Finally, Plaintiff's motion for appointment of counsel is denied. There is no constitutional or statutory right to counsel in federal civil cases. Romanelli v. Suliene, 615 F.3d 847, 851 (2010); see also Johnson v. Doughty, 433 F.3d 1001, 1006 (7th Cir. 2006). Nevertheless, the district court has discretion under 28 U.S.C. § 1915(e)(1) to request counsel for an indigent litigant. Pruitt v. Mote, 503 F.3d 647, 654 (7th Cir. 2007), citing Johnson, 433 F.3d at 1006. When a pro se litigant submits a request for appointment of counsel, the Court must first consider whether the indigent plaintiff has made reasonable attempts to secure counsel on his own, or conversely, if he has been precluded from doing so. Pruitt, 503 F.3d at 654. Next, the Court must evaluate the complexity of the case and whether the plaintiff appears competent to litigate it on his own. Id. at 654-55. Another consideration is whether the assistance of counsel would provide a substantial benefit to the Court or the parties, potentially affecting the outcome of the case. Id. at 654; Gil v. Reed, 381 F.3d 649, 656 (7th Cir. 2004); see also Local Rule 83.36(c) (N.D. Ill.) (listing the factors to be taken into account in determining whether to appoint counsel).

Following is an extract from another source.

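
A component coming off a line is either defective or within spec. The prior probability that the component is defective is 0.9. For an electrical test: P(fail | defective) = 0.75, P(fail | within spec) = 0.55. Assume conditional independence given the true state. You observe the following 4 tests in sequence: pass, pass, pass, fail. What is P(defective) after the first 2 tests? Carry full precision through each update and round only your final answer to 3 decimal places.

0.735

After 'pass': P(defective) = 0.25·0.9000 / (0.25·0.9000 + 0.45·0.1000) ≈ 0.8333
After 'pass': P(defective) = 0.25·0.8333 / (0.25·0.8333 + 0.45·0.1667) ≈ 0.7353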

After considering the above factors, the Court concludes that appointment of counsel is not warranted in this case. First, Plaintiff has failed to show either that he has made reasonable efforts to retain private counsel or that he has been effectively precluded from making such efforts. In any event, although the complaint sets forth cognizable claims, Plaintiff has alleged no physical or mental disability that might preclude him from adequately investigating the facts giving rise to his complaint. Neither the legal issues raised in the complaint nor the evidence that might support Plaintiff's claims are so complex or intricate that a trained attorney is necessary. Plaintiff, whose submissions to date have been coherent and articulate, appears more than capable of presenting his case. It should additionally be noted that the Court grants pro se litigants wide latitude in the handling of their lawsuits. Therefore, Plaintiff's motion for appointment of counsel is denied at this time. Should the case proceed to a point that assistance of counsel is appropriate, the Court may revisit this request.